You met Helen Bartley in our previous blog, The Magical Blouse. She is one of our workshop instructors and also teaches sewing at her home studio Seam Divas Sewing Lounge. Now I’ll let her tell us more about what else she’s doing with the pattern M6750—our “Three-hour Perfect Shirt.” ~ Pati
FEATURING GUEST BLOGGER
I choose many of my patterns based on one key design element and their potential for variation. Once I’ve put the time and effort into tissue-fitting and altering a pattern, I want to be able to use it several times, in different incarnations. McCall’s blouse M6750 was created to use in the Palmer/Pletsch 2-day intensive pattern-fitting workshops. It serves as a great fit tool because it has 12 potential darts while still being a simple-to-sew design. The collar is unique and is fun to use in unexpected ways.
Don’t be caged in by the photo on the pattern envelope. Flip that baby over and look at the line drawings to see its design potential. Consider the words of Pati Palmer, designer of this versatile pattern, “The pattern is your manuscript. You are the editor.” My friends, you have permission to hack!
For all alterations, I used the Palmer/Pletsch Tissue Fitting Method, referring to The Palmer/Pletsch Complete Guide to Fitting. Perfect Pattern Paper matches the weight of the McCall’s pattern tissue and makes altering easy with its gridded lines. Both are available at palmerpletsch.com.
THE BASIC BLOUSE
Right out of the envelope, this blouse has good shape and design. Here is View B, as it was designed, with all twelve darts and ¾ sleeves, sewn in a soft cotton lawn print. Most Palmer/Pletsch for McCall’s blouse patterns feature a two-piece sleeve to enable sewing the cuff on flat, using the Painless Placket Method. I do it even faster and tidier using a serger. It’s really a 5-minute sleeve! Keep in mind that I’ve done my standard alterations for fit: a full bust adjustment and I lengthened both the bodice and the sleeves.
BLOUSE OR JACKET?
I wear this version of M6750 open as a jacket over a tank or as a long blouse atop leggings. It’s made of a firm stretch cotton. Using view C, I kept the shoulder and bust darts and used only four of the vertical darts, extending the front darts down to the hem for a smoother front.
For this casual look I started with the sleeveless view A. I did a 1” full bust adjustment and rotated the dart to the hem. I then removed 2” from the front side seam starting at the hem to nothing at the underarm. I added to the back side seam 2” at the bottom to nothing at the underarm. I shortened the top by 4”. When sewing, I omitted all vertical darts and finished the armholes with a bias binding. The rayon batik fabric affords this top all the drape and swing it needs. (See Pati’s version of this same blouse in the previous blog post.)
COOL COTTON DRESS
Convert this pattern from blouse to dress by simply adding some length (you choose the amount), flaring the width out 2” at the hemline. I sewed all the darts, as designed, and used Marta Alto’s serger bias binding for the armholes. Easy peasy. Make it a true luxury in Liberty of London cotton lawn.
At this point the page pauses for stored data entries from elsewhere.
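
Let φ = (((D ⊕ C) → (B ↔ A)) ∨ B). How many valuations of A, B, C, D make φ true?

14

A  B  C  D  |  (D ⊕ C)  (B ↔ A)  ((D ⊕ C) → (B ↔ A))  (((D ⊕ C) → (B ↔ A)) ∨ B)
T  T  T  T  |     F        T              T                       T            
T  T  T  F  |     T        T              T                       T            
T  T  F  T  |     T        T              T                       T            
T  T  F  F  |     F        T              T                       T            
T  F  T  T  |     F        F              T                       T            
T  F  T  F  |     T        F              F                       F            
T  F  F  T  |     T        F              F                       F            
T  F  F  F  |     F        F              T                       T            
F  T  T  T  |     F        F              T                       T            
F  T  T  F  |     T        F              F                       T            
F  T  F  T  |     T        F              F                       T            
F  T  F  F  |     F        F              T                       T            
F  F  T  T  |     F        T              T                       T            
F  F  T  F  |     T        T              T                       T            
F  F  F  T  |     T        T              T                       T            
F  F  F  F  |     F        T              T                       T            
The formula is true on 14 of the 16 rows.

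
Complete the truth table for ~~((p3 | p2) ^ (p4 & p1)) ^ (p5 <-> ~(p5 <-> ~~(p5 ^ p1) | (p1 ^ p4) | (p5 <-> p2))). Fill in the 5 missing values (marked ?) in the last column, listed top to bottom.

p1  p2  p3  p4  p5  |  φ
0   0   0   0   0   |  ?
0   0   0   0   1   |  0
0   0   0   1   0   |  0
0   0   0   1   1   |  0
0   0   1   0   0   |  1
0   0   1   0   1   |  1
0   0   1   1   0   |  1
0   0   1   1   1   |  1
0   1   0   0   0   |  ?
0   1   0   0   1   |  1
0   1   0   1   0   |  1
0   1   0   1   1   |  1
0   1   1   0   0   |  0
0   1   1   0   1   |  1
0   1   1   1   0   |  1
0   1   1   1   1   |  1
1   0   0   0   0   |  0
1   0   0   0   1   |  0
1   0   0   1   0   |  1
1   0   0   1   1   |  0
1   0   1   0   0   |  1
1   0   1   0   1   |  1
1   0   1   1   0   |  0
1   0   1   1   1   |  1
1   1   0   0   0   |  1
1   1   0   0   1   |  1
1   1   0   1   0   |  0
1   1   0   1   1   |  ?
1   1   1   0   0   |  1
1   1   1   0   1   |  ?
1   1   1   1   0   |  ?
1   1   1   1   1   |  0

Row p1=0, p2=0, p3=0, p4=0, p5=0: ~~((p3 | p2) ^ (p4 & p1)) = 0, (p5 <-> ~(p5 <-> ~~(p5 ^ p1) | (p1 ^ p4) | (p5 <-> p2))) = 0, so the formula = 0.
Row p1=0, p2=1, p3=0, p4=0, p5=0: ~~((p3 | p2) ^ (p4 & p1)) = 1, (p5 <-> ~(p5 <-> ~~(p5 ^ p1) | (p1 ^ p4) | (p5 <-> p2))) = 1, so the formula = 0.
Row p1=1, p2=1, p3=0, p4=1, p5=1: ~~((p3 | p2) ^ (p4 & p1)) = 0, (p5 <-> ~(p5 <-> ~~(p5 ^ p1) | (p1 ^ p4) | (p5 <-> p2))) = 0, so the formula = 0.
Row p1=1, p2=1, p3=1, p4=0, p5=1: ~~((p3 | p2) ^ (p4 & p1)) = 1, (p5 <-> ~(p5 <-> ~~(p5 ^ p1) | (p1 ^ p4) | (p5 <-> p2))) = 0, so the formula = 1.
Row p1=1, p2=1, p3=1, p4=1, p5=0: ~~((p3 | p2) ^ (p4 & p1)) = 0, (p5 <-> ~(p5 <-> ~~(p5 ^ p1) | (p1 ^ p4) | (p5 <-> p2))) = 0, so the formula = 0.

0, 0, 0, 1, 0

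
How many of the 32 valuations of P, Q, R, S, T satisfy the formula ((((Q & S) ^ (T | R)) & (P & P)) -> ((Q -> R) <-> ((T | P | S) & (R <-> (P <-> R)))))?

30

P | Q | R | S | T | φ
- | - | - | - | - | -
F | F | F | F | F | T
F | F | F | F | T | T
F | F | F | T | F | T
F | F | F | T | T | T
F | F | T | F | F | T
F | F | T | F | T | T
F | F | T | T | F | T
F | F | T | T | T | T
F | T | F | F | F | T
F | T | F | F | T | T
F | T | F | T | F | T
F | T | F | T | T | T
F | T | T | F | F | T
F | T | T | F | T | T
F | T | T | T | F | T
F | T | T | T | T | T
T | F | F | F | F | T
T | F | F | F | T | T
T | F | F | T | F | T
T | F | F | T | T | T
T | F | T | F | F | T
T | F | T | F | T | T
T | F | T | T | F | T
T | F | T | T | T | T
T | T | F | F | F | T
T | T | F | F | T | F
T | T | F | T | F | F
T | T | F | T | T | T
T | T | T | F | F | T
T | T | T | F | T | T
T | T | T | T | F | T
T | T | T | T | T | T
The formula is true on 30 of the 32 rows.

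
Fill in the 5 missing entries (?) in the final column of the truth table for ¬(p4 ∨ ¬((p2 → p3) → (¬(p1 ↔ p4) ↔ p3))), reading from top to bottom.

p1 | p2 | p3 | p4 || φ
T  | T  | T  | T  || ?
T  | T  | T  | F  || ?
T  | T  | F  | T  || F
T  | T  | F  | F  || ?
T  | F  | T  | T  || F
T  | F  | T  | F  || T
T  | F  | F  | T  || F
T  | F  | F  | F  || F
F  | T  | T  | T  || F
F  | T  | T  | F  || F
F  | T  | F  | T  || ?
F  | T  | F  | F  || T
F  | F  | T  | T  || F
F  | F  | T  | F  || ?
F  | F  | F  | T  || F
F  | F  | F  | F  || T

Row p1=T, p2=T, p3=T, p4=T: ¬((p2 → p3) → (¬(p1 ↔ p4) ↔ p3)) = T, (p4 ∨ ¬((p2 → p3) → (¬(p1 ↔ p4) ↔ p3))) = T, so the formula = F.
Row p1=T, p2=T, p3=T, p4=F: ¬((p2 → p3) → (¬(p1 ↔ p4) ↔ p3)) = F, (p4 ∨ ¬((p2 → p3) → (¬(p1 ↔ p4) ↔ p3))) = F, so the formula = T.
Row p1=T, p2=T, p3=F, p4=F: ¬((p2 → p3) → (¬(p1 ↔ p4) ↔ p3)) = F, (p4 ∨ ¬((p2 → p3) → (¬(p1 ↔ p4) ↔ p3))) = F, so the formula = T.
Row p1=F, p2=T, p3=F, p4=T: ¬((p2 → p3) → (¬(p1 ↔ p4) ↔ p3)) = F, (p4 ∨ ¬((p2 → p3) → (¬(p1 ↔ p4) ↔ p3))) = T, so the formula = F.
Row p1=F, p2=F, p3=T, p4=F: ¬((p2 → p3) → (¬(p1 ↔ p4) ↔ p3)) = T, (p4 ∨ ¬((p2 → p3) → (¬(p1 ↔ p4) ↔ p3))) = T, so the formula = F.

F, T, T, F, F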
Sew a pattern designed for a woven from a knit? Yes, please! For this cardigan I used view C and converted the two-piece sleeve to one-piece as I did for the Mod Squad Jacket. I sewed shoulder darts only, rotating out the bust dart to the hem and then straightening out the side seam on the front before sewing it to the back. I used PerfectFuse Light interfacing in the collar and facing. The facing wanted to pull away and “droop” open, so I tacked it to the front with Lite Steam-a Seam 2. A vintage half-sphere button finishes it off. I made a little matching dress, McCall’s 7574, ‘cuz twin sets will be coming back any day now.
MOD SQUAD JACKET
This unlined jacket sewn from a wavy corduroy upholstery fabric is my favorite make of M6750. I omitted the vertical darts, lengthened it and added patch pockets. For this jacket I wanted a one-piece sleeve, so I converted the pattern’s 2-piece sleeve by overlapping the seams and lengthening it to include a hem, losing the cuff. The fabric had enough body to skip interfacing, making this a truly quick and easy project.
This version of M6750 has the most dramatic changes. It was sewn in a poly chiffon border print, cut on the crossgrain to maximize the ombre effect of the print. The sleeves were cut at two different places on the print highlighting dark on one side and light on the other. I did a 1” full bust adjustment and rotated the dart into the hem, narrowed the sides to fit on the fabric and lengthened the front and back to ankle length. I converted the sleeves to bishop sleeves by making several slashes in the sleeve from cap to cuff and spreading the pattern and gathering the bottom edge to the cuff. I used PerfectFuse Sheer interfacing in the cuffs. Instead of interfacing in the front facing I narrowed the width of the facing just below the fold of the collar and used spray starch to add some body to the facing piece. I left two ¾” openings in the side seams at waist level and threaded two long ¼” turned straps for some back interest.